Relationships

Why Our Search For A Spark Makes Us Write Off People Who Are Good For Us

by Candice Jalili
http://www.stocksy.com/BONNINSTUDIO

I love me a good rom-com. Who doesn’t?

Okay, lots of people don't, I know. But I know I'm not ALONE in saying that I love a good rom-com.

The problem with my deep love for rom-coms, however, is that it’s given me a sort of complex. Because in real life, people don’t look like Bradley Cooper and Katherine Heigl. A love story in real life isn't condensed into an hour and a half; it's long and complicated and hard -- and lots of times, we don’t just have one love story. We have many.

But many of us -- including me -- are so busy chasing a fantasy love life that we forget to stop and take advantage of all of the great things that enter our lives when we least expect them.

We're so focused on "the man of our dreams" that we ignore the great men standing right in front of us.

The problem with the man of our dreams is that he exists solely IN OUR DREAMS. He’s not real. He’s nothing more than a figment of our (and possibly Nicholas Sparks’s) imagination.

Needless to say, chasing something that does not exist in real life is rather challenging.

We’re so hungry for raw attraction that we ignore potential.

This longing for raw attraction stems right from the need to fall hard and fast. Nobody falls quickly for someone who's not physically attractive on first sight. So we write off perfectly decent guys just because we don't want to jump their bones the minute we spot them from across the room.

We’re so eager to fall hard and fast that we don't give ourselves time to fall in love.

Our problem is that we want something instantly. We don’t want to take the time to fall in love; we want to take one look at someone and know he's it.

We’re looking for the guy who made us feel hot and heavy the second we spotted him from across the room. We're looking for the guy who swept us to Paris for the first date because he just knew we were worth it.

But those moments don’t mean love. Love is that moment 20 years from now and at two in the morning, when you turn over and know that the person lying next to you is your best friend in the whole wide world.

Those other moments are lust. Lust is the start of something. Love is that something.

We’re so sure about what we want that we forget how to embrace the uncertainty.

We want to have that moment when we see him and just know: One look at this hunk, and there is no doubt in your mind that this is the man of your dreams. Never again will a doubt cross your mind about a love this real.

But, like the fantasy dream man we're chasing, this feeling is fake. It doesn’t exist.

And even when it does, it doesn’t last for long. Real love means letting yourself doubt. It means feeling those nervous butterflies and embracing that scary uncertainty. It’s letting yourself ask questions and giving your love time to answer.

We’re so sold on the idea of perfection that we refuse to embrace flaws.

Oh, he’s hot, funny, smart, nice and loves your family, but he was NOT raised in the same town as you?!?! BYE!

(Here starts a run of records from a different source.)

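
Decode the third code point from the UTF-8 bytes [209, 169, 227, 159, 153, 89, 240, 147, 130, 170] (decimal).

Offset 0: leading byte 0xD1 = 11010001 → 2-byte char #1 = D1 A9.
Offset 2: leading byte 0xE3 = 11100011 → 3-byte char #2 = E3 9F 99.
Offset 5: leading byte 0x59 = 01011001 → 1-byte char #3 = 59.
Leading byte 0x59 = 01011001 matches 0xxxxxxx → 1-byte sequence.
Byte 1: 0x59 = 01011001, payload 1011001 (7 bits).
Concatenate: 1011001 = 0x59 (7 bits → U+0059).

U+0059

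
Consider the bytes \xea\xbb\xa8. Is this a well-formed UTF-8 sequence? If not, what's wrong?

valid

Leading byte 0xEA = 11101010 → 3-byte form.
Continuation bytes 0xBB=10111011, 0xA8=10101000 all match 10xxxxxx.
Decoded value 0xAEE8 is ≥ 0x800 (shortest form) and not a surrogate.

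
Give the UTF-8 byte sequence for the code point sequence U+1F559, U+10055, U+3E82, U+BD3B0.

F0 9F 95 99 F0 90 81 95 E3 BA 82 F2 BD 8E B0

U+1F559: 4-byte form → F0 9F 95 99.
U+10055: 4-byte form → F0 90 81 95.
U+3E82: 3-byte form → E3 BA 82.
U+BD3B0: 4-byte form → F2 BD 8E B0.
Concatenated (15 bytes): F0 9F 95 99 F0 90 81 95 E3 BA 82 F2 BD 8E B0.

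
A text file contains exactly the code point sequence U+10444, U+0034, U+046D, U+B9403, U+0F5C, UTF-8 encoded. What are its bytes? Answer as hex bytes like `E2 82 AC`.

F0 90 91 84 34 D1 AD F2 B9 90 83 E0 BD 9C

U+10444: 4-byte form → F0 90 91 84.
U+0034: 1-byte form → 34.
U+046D: 2-byte form → D1 AD.
U+B9403: 4-byte form → F2 B9 90 83.
U+0F5C: 3-byte form → E0 BD 9C.
Concatenated (14 bytes): F0 90 91 84 34 D1 AD F2 B9 90 83 E0 BD 9C.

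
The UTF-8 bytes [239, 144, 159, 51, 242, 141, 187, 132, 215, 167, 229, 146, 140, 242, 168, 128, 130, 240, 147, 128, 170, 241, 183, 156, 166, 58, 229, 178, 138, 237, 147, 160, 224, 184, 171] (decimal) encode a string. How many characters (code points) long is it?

Byte at offset 0: 0xEF = 11101111 → 3-byte char (#1). Advance 3.
Byte at offset 3: 0x33 = 00110011 → 1-byte char (#2). Advance 1.
Byte at offset 4: 0xF2 = 11110010 → 4-byte char (#3). Advance 4.
Byte at offset 8: 0xD7 = 11010111 → 2-byte char (#4). Advance 2.
Byte at offset 10: 0xE5 = 11100101 → 3-byte char (#5). Advance 3.
Byte at offset 13: 0xF2 = 11110010 → 4-byte char (#6). Advance 4.
Byte at offset 17: 0xF0 = 11110000 → 4-byte char (#7). Advance 4.
Byte at offset 21: 0xF1 = 11110001 → 4-byte char (#8). Advance 4.
Byte at offset 25: 0x3A = 00111010 → 1-byte char (#9). Advance 1.
Byte at offset 26: 0xE5 = 11100101 → 3-byte char (#10). Advance 3.
Byte at offset 29: 0xED = 11101101 → 3-byte char (#11). Advance 3.
Byte at offset 32: 0xE0 = 11100000 → 3-byte char (#12). Advance 3.
Reached end at offset 35 after 12 code points.

12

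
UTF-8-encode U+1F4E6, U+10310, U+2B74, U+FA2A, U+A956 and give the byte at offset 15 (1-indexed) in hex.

1-indexed offset 15 is 0-indexed offset 14.
U+1F4E6 → 4-byte form F0 9F 93 A6 at offsets 0–3.
U+10310 → 4-byte form F0 90 8C 90 at offsets 4–7.
U+2B74 → 3-byte form E2 AD B4 at offsets 8–10.
U+FA2A → 3-byte form EF A8 AA at offsets 11–13.
U+A956 → 3-byte form EA A5 96 at offsets 14–16.
Offset 14 falls in char 5's range; it's byte 1 of EA A5 96 = 0xEA.

0xEA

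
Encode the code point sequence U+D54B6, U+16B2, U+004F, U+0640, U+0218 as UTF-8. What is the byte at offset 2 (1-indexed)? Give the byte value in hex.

1-indexed offset 2 is 0-indexed offset 1.
U+D54B6 → 4-byte form F3 95 92 B6 at offsets 0–3.
Offset 1 falls in char 1's range; it's byte 2 of F3 95 92 B6 = 0x95.

0x95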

We're so incredibly preoccupied with checking boxes on our checklists that we won’t alter them in the slightest. But when it comes to love, "perfect" can never belong in a list. Perfect is a way a person makes you feel.

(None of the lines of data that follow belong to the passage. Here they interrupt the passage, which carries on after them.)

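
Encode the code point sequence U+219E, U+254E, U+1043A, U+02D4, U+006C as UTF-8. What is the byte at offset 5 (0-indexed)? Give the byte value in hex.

0x8E

U+219E → 3-byte form E2 86 9E at offsets 0–2.
U+254E → 3-byte form E2 95 8E at offsets 3–5.
Offset 5 falls in char 2's range; it's byte 3 of E2 95 8E = 0x8E.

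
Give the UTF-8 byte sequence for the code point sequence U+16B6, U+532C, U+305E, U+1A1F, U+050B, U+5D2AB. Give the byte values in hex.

E1 9A B6 E5 8C AC E3 81 9E E1 A8 9F D4 8B F1 9D 8A AB

U+16B6: 3-byte form → E1 9A B6.
U+532C: 3-byte form → E5 8C AC.
U+305E: 3-byte form → E3 81 9E.
U+1A1F: 3-byte form → E1 A8 9F.
U+050B: 2-byte form → D4 8B.
U+5D2AB: 4-byte form → F1 9D 8A AB.
Concatenated (18 bytes): E1 9A B6 E5 8C AC E3 81 9E E1 A8 9F D4 8B F1 9D 8A AB.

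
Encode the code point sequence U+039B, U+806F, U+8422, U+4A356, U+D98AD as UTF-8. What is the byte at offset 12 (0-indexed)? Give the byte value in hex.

U+039B → 2-byte form CE 9B at offsets 0–1.
U+806F → 3-byte form E8 81 AF at offsets 2–4.
U+8422 → 3-byte form E8 90 A2 at offsets 5–7.
U+4A356 → 4-byte form F1 8A 8D 96 at offsets 8–11.
U+D98AD → 4-byte form F3 99 A2 AD at offsets 12–15.
Offset 12 falls in char 5's range; it's byte 1 of F3 99 A2 AD = 0xF3.

0xF3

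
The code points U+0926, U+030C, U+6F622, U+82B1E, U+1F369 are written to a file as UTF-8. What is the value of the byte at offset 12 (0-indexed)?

0x9E

U+0926 → 3-byte form E0 A4 A6 at offsets 0–2.
U+030C → 2-byte form CC 8C at offsets 3–4.
U+6F622 → 4-byte form F1 AF 98 A2 at offsets 5–8.
U+82B1E → 4-byte form F2 82 AC 9E at offsets 9–12.
Offset 12 falls in char 4's range; it's byte 4 of F2 82 AC 9E = 0x9E.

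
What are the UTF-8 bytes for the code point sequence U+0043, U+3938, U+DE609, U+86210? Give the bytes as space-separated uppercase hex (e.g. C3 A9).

43 E3 A4 B8 F3 9E 98 89 F2 86 88 90

U+0043: 1-byte form → 43.
U+3938: 3-byte form → E3 A4 B8.
U+DE609: 4-byte form → F3 9E 98 89.
U+86210: 4-byte form → F2 86 88 90.
Concatenated (12 bytes): 43 E3 A4 B8 F3 9E 98 89 F2 86 88 90.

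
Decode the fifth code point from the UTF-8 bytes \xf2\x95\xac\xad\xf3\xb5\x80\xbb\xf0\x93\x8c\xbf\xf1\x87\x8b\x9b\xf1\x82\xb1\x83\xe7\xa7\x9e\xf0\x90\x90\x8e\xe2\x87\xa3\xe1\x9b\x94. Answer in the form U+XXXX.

Offset 0: leading byte 0xF2 = 11110010 → 4-byte char #1 = F2 95 AC AD.
Offset 4: leading byte 0xF3 = 11110011 → 4-byte char #2 = F3 B5 80 BB.
Offset 8: leading byte 0xF0 = 11110000 → 4-byte char #3 = F0 93 8C BF.
Offset 12: leading byte 0xF1 = 11110001 → 4-byte char #4 = F1 87 8B 9B.
Offset 16: leading byte 0xF1 = 11110001 → 4-byte char #5 = F1 82 B1 83.
Leading byte 0xF1 = 11110001 matches 11110xxx → 4-byte sequence.
Byte 1: 0xF1 = 11110001, payload 001 (3 bits).
Byte 2: 0x82 = 10000010 (10xxxxxx ✓), payload 000010.
Byte 3: 0xB1 = 10110001 (10xxxxxx ✓), payload 110001.
Byte 4: 0x83 = 10000011 (10xxxxxx ✓), payload 000011.
Concatenate: 001000010110001000011 = 0x42C43 (21 bits → U+42C43).

U+42C43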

We’re so distracted by the happy ending that we don't give the story room to play out.

We all want the happy ending. We want the happily-ever-after, the “I love you,” the fireworks and the conga line at the wedding. We want the kids and the grandkids and the laughs and the love.

Why do we want that? Because that’s how all our favorite movies end. They all end with the happy ending.

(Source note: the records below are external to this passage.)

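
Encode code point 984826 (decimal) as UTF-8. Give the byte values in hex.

F3 B0 9B BA

U+F06FA = 0xF06FA = 984826 decimal. In range U+10000–U+10FFFF → 4-byte form: 11110xxx 10xxxxxx 10xxxxxx 10xxxxxx.
Binary (21 bits): 011110000011011111010.
Split 3+6+6+6: 011 | 110000 | 011011 | 111010.
Byte 1: 11110011 = 0xF3.
Byte 2: 10110000 = 0xB0.
Byte 3: 10011011 = 0x9B.
Byte 4: 10111010 = 0xBA.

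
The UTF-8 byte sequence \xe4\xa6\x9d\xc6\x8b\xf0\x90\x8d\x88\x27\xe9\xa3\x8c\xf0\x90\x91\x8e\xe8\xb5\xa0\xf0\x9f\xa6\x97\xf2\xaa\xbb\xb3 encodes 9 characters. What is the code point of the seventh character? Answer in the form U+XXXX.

Offset 0: leading byte 0xE4 = 11100100 → 3-byte char #1 = E4 A6 9D.
Offset 3: leading byte 0xC6 = 11000110 → 2-byte char #2 = C6 8B.
Offset 5: leading byte 0xF0 = 11110000 → 4-byte char #3 = F0 90 8D 88.
Offset 9: leading byte 0x27 = 00100111 → 1-byte char #4 = 27.
Offset 10: leading byte 0xE9 = 11101001 → 3-byte char #5 = E9 A3 8C.
Offset 13: leading byte 0xF0 = 11110000 → 4-byte char #6 = F0 90 91 8E.
Offset 17: leading byte 0xE8 = 11101000 → 3-byte char #7 = E8 B5 A0.
Leading byte 0xE8 = 11101000 matches 1110xxxx → 3-byte sequence.
Byte 1: 0xE8 = 11101000, payload 1000 (4 bits).
Byte 2: 0xB5 = 10110101 (10xxxxxx ✓), payload 110101.
Byte 3: 0xA0 = 10100000 (10xxxxxx ✓), payload 100000.
Concatenate: 1000110101100000 = 0x8D60 (16 bits → U+8D60).

U+8D60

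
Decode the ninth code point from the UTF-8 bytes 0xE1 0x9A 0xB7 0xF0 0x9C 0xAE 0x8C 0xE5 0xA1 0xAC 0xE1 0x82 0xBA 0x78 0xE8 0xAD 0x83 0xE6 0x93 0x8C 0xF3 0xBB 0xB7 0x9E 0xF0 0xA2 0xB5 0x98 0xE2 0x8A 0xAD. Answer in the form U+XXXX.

Offset 0: leading byte 0xE1 = 11100001 → 3-byte char #1 = E1 9A B7.
Offset 3: leading byte 0xF0 = 11110000 → 4-byte char #2 = F0 9C AE 8C.
Offset 7: leading byte 0xE5 = 11100101 → 3-byte char #3 = E5 A1 AC.
Offset 10: leading byte 0xE1 = 11100001 → 3-byte char #4 = E1 82 BA.
Offset 13: leading byte 0x78 = 01111000 → 1-byte char #5 = 78.
Offset 14: leading byte 0xE8 = 11101000 → 3-byte char #6 = E8 AD 83.
Offset 17: leading byte 0xE6 = 11100110 → 3-byte char #7 = E6 93 8C.
Offset 20: leading byte 0xF3 = 11110011 → 4-byte char #8 = F3 BB B7 9E.
Offset 24: leading byte 0xF0 = 11110000 → 4-byte char #9 = F0 A2 B5 98.
Leading byte 0xF0 = 11110000 matches 11110xxx → 4-byte sequence.
Byte 1: 0xF0 = 11110000, payload 000 (3 bits).
Byte 2: 0xA2 = 10100010 (10xxxxxx ✓), payload 100010.
Byte 3: 0xB5 = 10110101 (10xxxxxx ✓), payload 110101.
Byte 4: 0x98 = 10011000 (10xxxxxx ✓), payload 011000.
Concatenate: 000100010110101011000 = 0x22D58 (21 bits → U+22D58).

U+22D58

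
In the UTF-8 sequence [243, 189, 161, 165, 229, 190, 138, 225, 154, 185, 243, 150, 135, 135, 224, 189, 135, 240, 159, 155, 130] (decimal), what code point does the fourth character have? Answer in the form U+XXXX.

Offset 0: leading byte 0xF3 = 11110011 → 4-byte char #1 = F3 BD A1 A5.
Offset 4: leading byte 0xE5 = 11100101 → 3-byte char #2 = E5 BE 8A.
Offset 7: leading byte 0xE1 = 11100001 → 3-byte char #3 = E1 9A B9.
Offset 10: leading byte 0xF3 = 11110011 → 4-byte char #4 = F3 96 87 87.
Leading byte 0xF3 = 11110011 matches 11110xxx → 4-byte sequence.
Byte 1: 0xF3 = 11110011, payload 011 (3 bits).
Byte 2: 0x96 = 10010110 (10xxxxxx ✓), payload 010110.
Byte 3: 0x87 = 10000111 (10xxxxxx ✓), payload 000111.
Byte 4: 0x87 = 10000111 (10xxxxxx ✓), payload 000111.
Concatenate: 011010110000111000111 = 0xD61C7 (21 bits → U+D61C7).

U+D61C7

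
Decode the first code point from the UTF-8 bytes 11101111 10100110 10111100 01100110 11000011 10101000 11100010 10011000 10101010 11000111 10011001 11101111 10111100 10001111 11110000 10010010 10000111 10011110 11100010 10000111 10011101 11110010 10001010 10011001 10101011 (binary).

U+F9BC

Offset 0: leading byte 0xEF = 11101111 → 3-byte char #1 = EF A6 BC.
Leading byte 0xEF = 11101111 matches 1110xxxx → 3-byte sequence.
Byte 1: 0xEF = 11101111, payload 1111 (4 bits).
Byte 2: 0xA6 = 10100110 (10xxxxxx ✓), payload 100110.
Byte 3: 0xBC = 10111100 (10xxxxxx ✓), payload 111100.
Concatenate: 1111100110111100 = 0xF9BC (16 bits → U+F9BC).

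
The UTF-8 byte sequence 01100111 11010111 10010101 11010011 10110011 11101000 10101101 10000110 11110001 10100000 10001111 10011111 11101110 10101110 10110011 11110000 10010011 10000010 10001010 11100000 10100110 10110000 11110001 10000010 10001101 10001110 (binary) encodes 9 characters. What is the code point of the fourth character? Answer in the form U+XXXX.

Offset 0: leading byte 0x67 = 01100111 → 1-byte char #1 = 67.
Offset 1: leading byte 0xD7 = 11010111 → 2-byte char #2 = D7 95.
Offset 3: leading byte 0xD3 = 11010011 → 2-byte char #3 = D3 B3.
Offset 5: leading byte 0xE8 = 11101000 → 3-byte char #4 = E8 AD 86.
Leading byte 0xE8 = 11101000 matches 1110xxxx → 3-byte sequence.
Byte 1: 0xE8 = 11101000, payload 1000 (4 bits).
Byte 2: 0xAD = 10101101 (10xxxxxx ✓), payload 101101.
Byte 3: 0x86 = 10000110 (10xxxxxx ✓), payload 000110.
Concatenate: 1000101101000110 = 0x8B46 (16 bits → U+8B46).

U+8B46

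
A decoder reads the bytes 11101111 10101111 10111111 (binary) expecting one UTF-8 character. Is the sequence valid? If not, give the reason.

valid

Leading byte 0xEF = 11101111 → 3-byte form.
Continuation bytes 0xAF=10101111, 0xBF=10111111 all match 10xxxxxx.
Decoded value 0xFBFF is ≥ 0x800 (shortest form) and not a surrogate.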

But part of what makes the happy ending so happy in all of those movies is that there was an entire story that built up to them. There were ups and downs.

We're so concerned with finding that final high that we forget to ride out the journey leading up to it.

We're so fascinated by the concept of “the one” that we refuse to give all the other "ones" a chance.

That’s why you’re still so hung up on your ex, eh? Because he was supposed to be "the one." He was supposed to be THE love of your life. If that didn’t work out, then there’s no hope for anyone else, ever.

But that’s all one giant load of sh*t. We all don't need to have ONE person we're destined to be with for the rest of our lives. You could have had a "one" who was perfect for that moment, and now you can have someone else who is just right for this one.

Don’t let one person cancel out the other.

We’re so obsessed with fireworks that we ignore the slow-burning flame.

The fact of the matter is this: Not every moment is going to be fireworks. Sometimes it takes a million little sparks to create a full-blown explosion.

But we're so busy looking for something HUGE that we forget to embrace all of those wonderful, humbler moments.